Microsoft has unveiled its latest AI accelerator for inference and token generation, the Maia 200. Built on TSMC's 3nm process with native FP8 and FP4 tensor cores, and an overhauled memory system featuring 216GB of HBM3e at 7 TB/s and 272MB of on-chip SRAM, Microsoft described the Maia 200 as the "most performant, first-party silicon from any hyperscaler."

And with that, Microsoft claims three times the FP4 performance of Amazon's third-generation Trainium accelerator, with faster FP8 performance than Google's seventh-gen TPU. Microsoft adds that the Maia 200 is its most efficient AI inference accelerator to date, boasting 30% better performance-per-dollar than the "latest generation hardware" it currently deploys.
Set to become part of the company's AI infrastructure, Maia 200 will power the latest GPT-5.2 models from OpenAI, Microsoft Foundry, and Microsoft 365 Copilot.
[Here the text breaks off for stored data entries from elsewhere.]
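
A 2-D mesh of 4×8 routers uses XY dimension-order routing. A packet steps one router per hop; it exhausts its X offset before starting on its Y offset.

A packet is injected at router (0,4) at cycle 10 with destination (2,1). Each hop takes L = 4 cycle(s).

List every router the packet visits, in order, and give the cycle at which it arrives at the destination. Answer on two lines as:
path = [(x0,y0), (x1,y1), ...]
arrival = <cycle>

path = [(0,4), (1,4), (2,4), (2,3), (2,2), (2,1)]
arrival = 30

[0] x=0 y=4 t=10
[1] x=1 y=4 t=14 →E
[2] x=2 y=4 t=18 →E
[3] x=2 y=3 t=22 →S
[4] x=2 y=2 t=26 →S
[5] x=2 y=1 t=30 →S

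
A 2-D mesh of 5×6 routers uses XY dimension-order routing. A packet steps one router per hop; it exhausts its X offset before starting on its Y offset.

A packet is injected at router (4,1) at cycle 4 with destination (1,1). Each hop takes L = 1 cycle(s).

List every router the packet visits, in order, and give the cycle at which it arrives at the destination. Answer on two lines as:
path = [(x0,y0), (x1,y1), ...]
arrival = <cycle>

hop 0: (4,1) @ cyc 4
hop 1: (3,1) @ cyc 5  [W]
hop 2: (2,1) @ cyc 6  [W]
hop 3: (1,1) @ cyc 7  [W]

path = [(4,1), (3,1), (2,1), (1,1)]
arrival = 7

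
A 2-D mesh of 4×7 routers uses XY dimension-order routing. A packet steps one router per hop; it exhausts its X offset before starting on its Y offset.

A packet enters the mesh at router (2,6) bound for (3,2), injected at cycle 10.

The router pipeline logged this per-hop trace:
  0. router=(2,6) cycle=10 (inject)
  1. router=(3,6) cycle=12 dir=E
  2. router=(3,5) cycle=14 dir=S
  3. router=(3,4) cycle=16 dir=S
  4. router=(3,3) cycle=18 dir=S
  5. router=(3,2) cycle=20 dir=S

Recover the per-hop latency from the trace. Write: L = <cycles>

L = 2

cyc[1] − cyc[0] = 12 − 10 = 2.
Per-hop latency L = Δcyc = 2.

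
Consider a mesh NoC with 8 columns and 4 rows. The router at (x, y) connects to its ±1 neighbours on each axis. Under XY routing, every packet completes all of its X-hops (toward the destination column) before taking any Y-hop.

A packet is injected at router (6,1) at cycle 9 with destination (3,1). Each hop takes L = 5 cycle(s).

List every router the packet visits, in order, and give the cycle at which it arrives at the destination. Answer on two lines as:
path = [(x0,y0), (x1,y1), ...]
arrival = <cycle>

path = [(6,1), (5,1), (4,1), (3,1)]
arrival = 24

#0 — 6,1 | c9
#1 — 5,1 | c14 | W
#2 — 4,1 | c19 | W
#3 — 3,1 | c24 | W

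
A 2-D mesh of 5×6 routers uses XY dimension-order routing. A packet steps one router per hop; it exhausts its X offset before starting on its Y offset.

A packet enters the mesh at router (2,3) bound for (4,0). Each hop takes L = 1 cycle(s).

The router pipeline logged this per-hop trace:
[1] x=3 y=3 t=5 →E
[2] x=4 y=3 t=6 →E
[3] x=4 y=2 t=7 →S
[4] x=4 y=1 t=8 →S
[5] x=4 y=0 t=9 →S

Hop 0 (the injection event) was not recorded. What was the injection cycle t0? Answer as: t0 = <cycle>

t0 = 4

The first recorded entry is hop 1 at cycle 5.
So t0 = 5 − 1·1 = 4.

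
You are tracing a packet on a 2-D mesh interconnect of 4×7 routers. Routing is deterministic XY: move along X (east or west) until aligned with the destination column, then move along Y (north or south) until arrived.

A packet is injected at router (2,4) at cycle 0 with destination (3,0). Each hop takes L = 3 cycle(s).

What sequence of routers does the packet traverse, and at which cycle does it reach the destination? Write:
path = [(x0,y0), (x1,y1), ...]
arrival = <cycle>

src (2,4)  cyc=0
E→(3,4)  cyc=3
S→(3,3)  cyc=6
S→(3,2)  cyc=9
S→(3,1)  cyc=12
S→(3,0)  cyc=15

path = [(2,4), (3,4), (3,3), (3,2), (3,1), (3,0)]
arrival = 15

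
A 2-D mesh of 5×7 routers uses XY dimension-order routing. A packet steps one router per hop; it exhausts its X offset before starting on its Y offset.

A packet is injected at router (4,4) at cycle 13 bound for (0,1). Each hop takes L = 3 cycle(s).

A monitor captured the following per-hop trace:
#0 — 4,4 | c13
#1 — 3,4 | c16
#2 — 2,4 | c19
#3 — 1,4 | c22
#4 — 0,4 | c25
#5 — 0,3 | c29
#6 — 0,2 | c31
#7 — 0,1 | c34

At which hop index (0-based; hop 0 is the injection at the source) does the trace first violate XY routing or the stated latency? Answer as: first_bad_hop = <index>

first_bad_hop = 5

  1: Δx=-1 Δy=+0 Δt=3 [ok]
  2: Δx=-1 Δy=+0 Δt=3 [ok]
  3: Δx=-1 Δy=+0 Δt=3 [ok]
  4: Δx=-1 Δy=+0 Δt=3 [ok]
  5: Δx=+0 Δy=-1 Δt=4 [BAD: Δcyc=4≠L]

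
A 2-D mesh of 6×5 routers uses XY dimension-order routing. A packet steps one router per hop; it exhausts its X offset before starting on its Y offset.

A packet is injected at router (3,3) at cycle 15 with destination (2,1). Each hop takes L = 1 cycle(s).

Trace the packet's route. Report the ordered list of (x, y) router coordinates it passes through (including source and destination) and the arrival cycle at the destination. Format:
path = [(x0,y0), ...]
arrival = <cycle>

src (3,3)  cyc=15
W→(2,3)  cyc=16
S→(2,2)  cyc=17
S→(2,1)  cyc=18

path = [(3,3), (2,3), (2,2), (2,1)]
arrival = 18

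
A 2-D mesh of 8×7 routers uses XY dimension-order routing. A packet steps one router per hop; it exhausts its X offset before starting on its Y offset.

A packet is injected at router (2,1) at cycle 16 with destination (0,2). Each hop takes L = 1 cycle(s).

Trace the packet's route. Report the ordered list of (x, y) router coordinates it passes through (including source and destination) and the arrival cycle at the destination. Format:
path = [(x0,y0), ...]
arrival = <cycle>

path = [(2,1), (1,1), (0,1), (0,2)]
arrival = 19

#0 — 2,1 | c16
#1 — 1,1 | c17 | W
#2 — 0,1 | c18 | W
#3 — 0,2 | c19 | N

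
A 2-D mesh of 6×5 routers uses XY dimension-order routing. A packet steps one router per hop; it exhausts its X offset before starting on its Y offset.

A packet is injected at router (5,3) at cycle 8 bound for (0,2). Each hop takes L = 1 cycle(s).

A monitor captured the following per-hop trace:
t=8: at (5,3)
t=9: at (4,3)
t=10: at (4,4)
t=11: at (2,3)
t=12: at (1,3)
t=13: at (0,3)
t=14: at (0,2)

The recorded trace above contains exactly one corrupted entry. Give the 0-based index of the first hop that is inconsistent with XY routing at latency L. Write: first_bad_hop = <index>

  1: Δx=-1 Δy=+0 Δt=1 [ok]
  2: Δx=+0 Δy=+1 Δt=1 [BAD: Y-move but x=4≠0]

first_bad_hop = 2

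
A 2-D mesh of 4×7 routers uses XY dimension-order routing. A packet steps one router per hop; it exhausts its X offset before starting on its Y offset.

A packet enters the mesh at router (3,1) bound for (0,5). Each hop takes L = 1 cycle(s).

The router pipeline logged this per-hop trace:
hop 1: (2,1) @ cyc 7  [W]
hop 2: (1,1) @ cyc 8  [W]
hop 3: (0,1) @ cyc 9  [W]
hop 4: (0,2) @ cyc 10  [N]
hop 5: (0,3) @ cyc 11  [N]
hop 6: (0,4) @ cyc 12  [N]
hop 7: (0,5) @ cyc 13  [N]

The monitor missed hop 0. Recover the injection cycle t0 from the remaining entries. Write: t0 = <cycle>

Hop 1 reached at cycle 7; hop k is at t0 + k·L.
Subtract one hop: t0 = 7 − 1 = 6.

t0 = 6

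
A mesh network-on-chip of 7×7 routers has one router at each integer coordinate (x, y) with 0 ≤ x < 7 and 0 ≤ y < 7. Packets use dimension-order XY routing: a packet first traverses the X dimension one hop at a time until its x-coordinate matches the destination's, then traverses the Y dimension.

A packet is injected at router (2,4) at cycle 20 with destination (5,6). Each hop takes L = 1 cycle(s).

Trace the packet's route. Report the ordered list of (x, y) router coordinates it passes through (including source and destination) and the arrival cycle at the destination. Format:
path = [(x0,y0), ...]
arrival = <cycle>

  0. router=(2,4) cycle=20 (inject)
  1. router=(3,4) cycle=21 dir=E
  2. router=(4,4) cycle=22 dir=E
  3. router=(5,4) cycle=23 dir=E
  4. router=(5,5) cycle=24 dir=N
  5. router=(5,6) cycle=25 dir=N

path = [(2,4), (3,4), (4,4), (5,4), (5,5), (5,6)]
arrival = 25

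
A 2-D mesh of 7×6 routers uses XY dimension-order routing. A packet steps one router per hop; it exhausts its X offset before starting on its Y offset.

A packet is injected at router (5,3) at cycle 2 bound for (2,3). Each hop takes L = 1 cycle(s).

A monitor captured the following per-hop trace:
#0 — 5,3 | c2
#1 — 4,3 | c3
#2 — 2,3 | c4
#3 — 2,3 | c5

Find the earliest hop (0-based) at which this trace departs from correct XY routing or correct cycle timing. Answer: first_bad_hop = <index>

first_bad_hop = 2

check 1→ d=(-1,0) cyc+1: ok
check 2→ d=(-2,0) cyc+1: BAD: non-unit step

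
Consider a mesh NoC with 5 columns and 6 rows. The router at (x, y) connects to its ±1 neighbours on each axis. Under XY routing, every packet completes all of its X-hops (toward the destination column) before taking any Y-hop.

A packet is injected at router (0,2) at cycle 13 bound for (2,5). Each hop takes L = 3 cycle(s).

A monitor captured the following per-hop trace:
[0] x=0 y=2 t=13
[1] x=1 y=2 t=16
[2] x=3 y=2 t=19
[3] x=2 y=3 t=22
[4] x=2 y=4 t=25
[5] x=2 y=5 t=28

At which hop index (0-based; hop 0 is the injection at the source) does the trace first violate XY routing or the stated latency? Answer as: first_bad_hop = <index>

  1: Δx=+1 Δy=+0 Δt=3 [ok]
  2: Δx=+2 Δy=+0 Δt=3 [BAD: non-unit step]

first_bad_hop = 2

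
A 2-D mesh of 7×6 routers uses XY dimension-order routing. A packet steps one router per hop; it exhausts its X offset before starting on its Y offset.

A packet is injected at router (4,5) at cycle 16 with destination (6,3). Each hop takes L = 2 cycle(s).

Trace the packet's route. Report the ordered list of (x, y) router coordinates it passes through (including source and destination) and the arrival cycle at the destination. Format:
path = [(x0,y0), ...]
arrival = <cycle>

path = [(4,5), (5,5), (6,5), (6,4), (6,3)]
arrival = 24

  0. router=(4,5) cycle=16 (inject)
  1. router=(5,5) cycle=18 dir=E
  2. router=(6,5) cycle=20 dir=E
  3. router=(6,4) cycle=22 dir=S
  4. router=(6,3) cycle=24 dir=S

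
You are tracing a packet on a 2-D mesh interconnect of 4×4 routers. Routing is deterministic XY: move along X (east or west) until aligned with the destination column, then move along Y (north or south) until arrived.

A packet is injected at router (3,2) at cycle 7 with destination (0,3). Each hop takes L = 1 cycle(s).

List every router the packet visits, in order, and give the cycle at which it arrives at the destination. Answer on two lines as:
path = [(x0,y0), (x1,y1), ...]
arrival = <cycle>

#0 — 3,2 | c7
#1 — 2,2 | c8 | W
#2 — 1,2 | c9 | W
#3 — 0,2 | c10 | W
#4 — 0,3 | c11 | N

path = [(3,2), (2,2), (1,2), (0,2), (0,3)]
arrival = 11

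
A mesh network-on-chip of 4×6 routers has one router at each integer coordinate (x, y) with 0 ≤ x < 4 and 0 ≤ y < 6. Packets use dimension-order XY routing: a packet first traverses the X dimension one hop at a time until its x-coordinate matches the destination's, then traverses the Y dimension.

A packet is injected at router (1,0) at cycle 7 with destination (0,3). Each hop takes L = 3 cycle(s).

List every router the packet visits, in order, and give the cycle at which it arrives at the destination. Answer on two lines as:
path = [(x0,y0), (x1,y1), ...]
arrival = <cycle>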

The company will also leverage Maia 200 to train next-gen in-house models using synthetic data.
- Read more: Microsoft lifts the lid on its new AI chip, Maia 100, up to 700W TDP, built for large-scale AI
Microsoft has confirmed that Maia 200 has already been deployed in its US Central datacenter near Des Moines, Iowa, and its US West 3 datacenter near Phoenix, Arizona, seamlessly integrating with Azure. A closer look at the Maia 200's specs reveals that its TSMC 3nm process packs over 140 billion transistors and delivers over 10 petaFLOPS in 4-bit precision (FP4) and over 5 petaFLOPS in 8-bit precision (FP8), while carrying a 750W SoC TDP.
And of course, multiple Maia 200 chips deliver scalable performance with Microsoft confirming clusters of up to 6,144 accelerators - each with 2.8 TB/s of bidirectional bandwidth. As part of the announcement, Microsoft is formally inviting developers, AI startups, and academics to begin using Maia 200 through a preview program of its SDK.
"Our Maia AI accelerator program is designed to be multi-generational," Scott Guthrie, Microsoft Executive Vice President for Cloud and AI, writes. "As we deploy Maia 200 across our global infrastructure, we are already designing for future generations and expect each generation will continually set new benchmarks for what's possible and deliver ever better performance and efficiency for the most important AI workloads."